Hoy despierta un nuevo día en el que amanecí,
con mis manos buscando poder tocarte.
Aún no olvido lo que te prometí.
Aún no estoy seguro de que quiero encontrarte.

Jugamos en el bosque a ser dos inocentes con
fuego en la boca y en el estómago mariposas.
Ahora dormimos en el parque como indigentes
porque lentamente la fortuna se torna dolorosa.

Ignoramos lo que los árboles nos sugieren
invadidos por la confianza de los que se quieren.
Sin tomar en cuenta que la vida es un ciclo y que
de alguna forma hasta los inmortales mueren.

Cuando estoy borracho hablo con las estrellas.
Ni ellas pueden lucir mejor que ella.
No hacen falta ascetas ni profetas para
saber que el viento se le acaba a las cometas.

Nos convertimos en las víctimas de una saeta,
que con destreza volaba al corazón directa.
No supimos pedir a tiempo la receta,
para curar el alma cuando la herida se infecta.

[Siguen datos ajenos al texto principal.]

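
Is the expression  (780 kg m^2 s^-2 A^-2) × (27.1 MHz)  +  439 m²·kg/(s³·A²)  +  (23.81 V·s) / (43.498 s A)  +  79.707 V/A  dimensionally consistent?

Yes

Reduce each to base SI dimensions:
  (780 kg m^2 s^-2 A^-2) × (27.1 MHz):  [kg·m²·s⁻²·A⁻²] · [s⁻¹] = kg·m²·s⁻³·A⁻²
  439 m²·kg/(s³·A²):  kg·m²·s⁻³·A⁻²
  (23.81 V·s) / (43.498 s A):  [kg·m²·s⁻²·A⁻¹] / [s·A] = kg·m²·s⁻³·A⁻²
  79.707 V/A:  V·A⁻¹ = J·C⁻¹·A⁻¹ = kg·m²·s⁻³·A⁻²
Every term reduces to kg·m²·s⁻³·A⁻².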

Sentimos la excitación de ser el cazador
y jugar a que el otro era la presa.
Pero nadie nos dijo nunca que el amor,
no deja cicatrizar las heridas aun abiertas.

Estoy en la esquina fumando un tabaco,
porque hace tiempo ya me fumé tus piernas.
La misma noche que mi zapato pisó tu gato,
mientras contra mí colisionaban tus caderas.

Fuimos esclavos del placer y los excesos,
sentimos poder dominar el universo.
Conjugué los verbos de tu piel
la unté con mi miel y así creé un nuevo verso.

Los dioses nuestro amor habían bendecido.
Caminábamos confiados de no resultar heridos.
Luego por el ego caminamos engreídos,
por el mismo hecho acabamos tan dolidos.